Street Photography
From The BBC:-
A man who took a photograph of an ill woman outside an Edinburgh bar has been fined £100 after being branded “unchivalrous” by a sheriff.
Unchivalrous? We’re going to bring chivalry into the law, are we? Can we also start rounding up cads and bounders, too?
But Sheriff Kenneth Hogg said the matter “could be best described as exceptionally unchivalrous”.
“The lady concerned was entitled to her privacy and not to have a passing stranger take a photograph,” said the sheriff. “I’m going to impose a fine to remind him chivalry is not dead and when somebody is in distress you leave them to it.”
This is a terrible decision, and an abuse of the purpose of the law of breach of the peace. The law has always been that taking photographs in a public space is legal, that in public, you don’t have any right to privacy. That includes whether someone is distressed or otherwise.

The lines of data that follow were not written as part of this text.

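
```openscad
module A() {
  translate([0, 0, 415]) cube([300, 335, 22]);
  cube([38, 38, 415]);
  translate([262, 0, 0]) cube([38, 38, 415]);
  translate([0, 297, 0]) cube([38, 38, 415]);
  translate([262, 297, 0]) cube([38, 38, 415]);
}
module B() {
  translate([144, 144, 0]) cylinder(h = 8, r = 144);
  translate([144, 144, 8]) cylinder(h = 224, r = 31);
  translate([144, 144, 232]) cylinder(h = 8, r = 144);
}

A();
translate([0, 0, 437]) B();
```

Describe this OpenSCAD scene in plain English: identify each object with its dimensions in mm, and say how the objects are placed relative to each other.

A is a four-legged stool. The seat is 300×335 mm, 22 mm thick, top at z = 437 mm. It stands on four square legs, each 38×38 mm in cross-section, from z = 0 to the seat underside, each flush with a corner of the seat.

B is a spool: two coaxial disc flanges of radius 144 mm and thickness 8 mm, joined by a core cylinder of radius 31 mm and height 224 mm. The lower flange rests on z = 0 and the three cylinders share a vertical axis.

The spool is on top of the stool.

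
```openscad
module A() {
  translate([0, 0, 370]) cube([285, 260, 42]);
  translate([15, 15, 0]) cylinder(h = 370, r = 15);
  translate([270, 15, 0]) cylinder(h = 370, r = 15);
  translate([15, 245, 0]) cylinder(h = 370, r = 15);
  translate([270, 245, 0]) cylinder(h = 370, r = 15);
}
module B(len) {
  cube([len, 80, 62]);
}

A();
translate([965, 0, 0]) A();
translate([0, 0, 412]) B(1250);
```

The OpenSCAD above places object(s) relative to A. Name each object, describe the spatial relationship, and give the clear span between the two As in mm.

Second stool starts at x = 965; first ends at x = 285; clear span = 965 − 285 = 680 mm.

A is a stool. B is a beam. A beam spans the tops of two stools. The clear span between the two stools is 680 mm.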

The law should be about protecting people’s rights, but this decision is more about what someone considers to be decent conduct. If someone runs past someone on crutches to get the last taxi at a rank, is that a kind, decent, thing to do? No. Should it be illegal? Again… No.
I keep a copy of this site (http://www.sirimo.co.uk/ukpr.php) in my photography bag and this only goes to worry me about what you can and can’t take photos of more and more!
“…when somebody is in distress you leave them to it.”
Really? Doesn’t sound very chilvalrous to me. The dragons in days of yore would have had a field day with all those damsels if that was what chivalry was about.